Знал ли Джон, что я цитировала еврейский анекдот, я не знаю, но, просмеявшись, Джон опять взялся за свое… Он работал, ему нужно было продать мне эффектное видео и фото. Когда он не шалил, я даже ему позировала, видимо, уже привыкая к полету. Но Джон не давал мне долго отдыхать, он дразнил меня, как мышь ленивую кошку.
– Покружимся, Маша?
– Не-ет!
– Тогда я – спать.
И смеясь, опять немного меня поворачивал… Доповорачивал…
Мы приближались к земле, уже были хорошо различимы домики с бассейнами, я уже убедила Джона просто ровненько лететь. Но организм мой решил отреагировать на все предшествующее… И наш с Джоном секс-не-секс мог закончиться не очень красиво с моей стороны.
– Джон, мы можем приземлиться быстро? меня тошнит…

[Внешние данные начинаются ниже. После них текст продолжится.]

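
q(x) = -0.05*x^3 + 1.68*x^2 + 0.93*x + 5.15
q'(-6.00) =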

– Маша, мы можем летать еще минут десять или пятнадцать.
– Нет, не можем, Джон!
– Хорошо, как ты хочешь, Маша.
Сели быстро и мягко, Джон двумя движениями освободил меня от ремней и замков, ко мне бежала моя Лиза.
– Как ты, доченька?
– Хорошо, мне понравилось летать. Я только что прилетела.
Стоит, моргает, лицо спокойное. Хорошо. Я села на траву, перевела дух. Тошнота улеглась. Волоча за собой огромные рюкзаки с экипировкой, подошел Джон, протягивает мне бутылку:
– Маша, хочешь воды? – Джон сел рядом.
– Нет, пока еще, нет. Боюсь спровоцировать.
Мы посмотрели друг на друга и повалились в разные стороны на траву в беспричинном приступе смеха.
«Спасибо тебе, Джон! И хоть это был не секс, признаюсь – вот так меня еще никто!» – я закрывала лицо руками, но говорила, что хотела.
В офисе уже сидели люди из нашей команды и смотрели в мониторы, им демонстрировали отснятое видео.
– Аааа-ииииии! – зазвенел по всей комнате поросячий визг.
Это Джон включил мой полет и довольно откинулся на стуле. Женщина, та что собиралась лететь в следующий раз, встрепенулась:
– Это что, так страшно?
– Нет, это Маша на камеру работает.
Все-таки Джон профессионал, не отпугивает клиентуру. В мониторе перекошенное ужасом лицо, оглушительный фальцет и Джон со своим «кричи, Маша, кричи».
Женщина посмотрела на меня вопросительно:
– Там страшно или…?
– Ну не на столько, это Джон просил от меня огней, – мы уже с ним так по-свойски перемигивались.
На мониторе во всю стену показывали полет Лизы и ее безмятежное лицо.
– Вон, посмотрите – ребенок спокоен. Джон, я беру видео и свое, и дочки.
– Фото будешь смотреть?
– Нет, дома посмотрю.

 

Видео и фото я посмотрю в Москве. А здесь я весь следующий день смотрела в небо. И я уже видела, что кто-то летит спокойно, а кто-то – ух, как неспокойно… И все это зависит от желания, как мне сказали, клиента. Джон меня не спрашивал. Может, и хорошо – наошущалась! И я в своем «больше никогда» уже не совсем уверена. Просто в следующий раз обедать не надо перед полетом, и очень страшно ехать на гору. Но это, как говорится, «полюбишь кататься, полюбишь и саночки возить». Ездят же ребята в гору по пять раз в день.